The paper introduces an Ising/QUBO framework with don't-care semantics to compute short implicants for SAT problems, achieving about one-third of variables unassigned on random 3-SAT formulas while preserving satisfiability, and showing that consecutive polarity-freezing rounds achieve minimality with high probability.
Many reasoning tasks require short partial satisfying assignments (implicants), sometimes focusing on a set of important variables. SAT-to-Ising-QUBO formulations are implicitly designed so that ground states correspond to total assignments, since the Ising/QUBO model assigns a value to every spin and has no native representation of unassigned variables. We introduce an Ising/QUBO framework that incorporates "don't-care" semantics into the quadratic model via a dual-polarity representation, enabling the retrieval of short implicants. The encoding supports implicant shrinking and projection through minor objective modifications.

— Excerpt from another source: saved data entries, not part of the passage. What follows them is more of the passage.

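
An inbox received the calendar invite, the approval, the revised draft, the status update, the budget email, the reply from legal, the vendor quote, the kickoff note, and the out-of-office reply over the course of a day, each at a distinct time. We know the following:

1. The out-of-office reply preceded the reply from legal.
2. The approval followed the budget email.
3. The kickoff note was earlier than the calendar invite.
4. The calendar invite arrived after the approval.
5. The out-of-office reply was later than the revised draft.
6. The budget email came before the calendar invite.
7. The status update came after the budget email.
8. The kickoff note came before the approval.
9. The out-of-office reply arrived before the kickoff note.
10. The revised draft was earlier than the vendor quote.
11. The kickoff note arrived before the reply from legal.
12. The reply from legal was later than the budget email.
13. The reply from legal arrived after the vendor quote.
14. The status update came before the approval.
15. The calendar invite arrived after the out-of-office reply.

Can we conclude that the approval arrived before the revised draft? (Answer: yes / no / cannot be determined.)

Tracing the constraints gives the revised draft → the out-of-office reply → the kickoff note → the approval, so the revised draft must come before the approval.
That means the approval cannot be before the revised draft.

no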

We provide parameter regimes under which ground states correspond to short partial satisfying assignments, achieving minimality and, when the quadratic penalty function permits, minimum-cardinality. We empirically evaluate the encoding with simulated annealing on random 3-SAT enumeration benchmarks and non-CNF formulas, showing that it leaves about one-third of variables unassigned on random 3-SAT formulas while preserving satisfiability, and that consecutive polarity-freezing rounds achieve minimality (and minimum-cardinality) with high probability.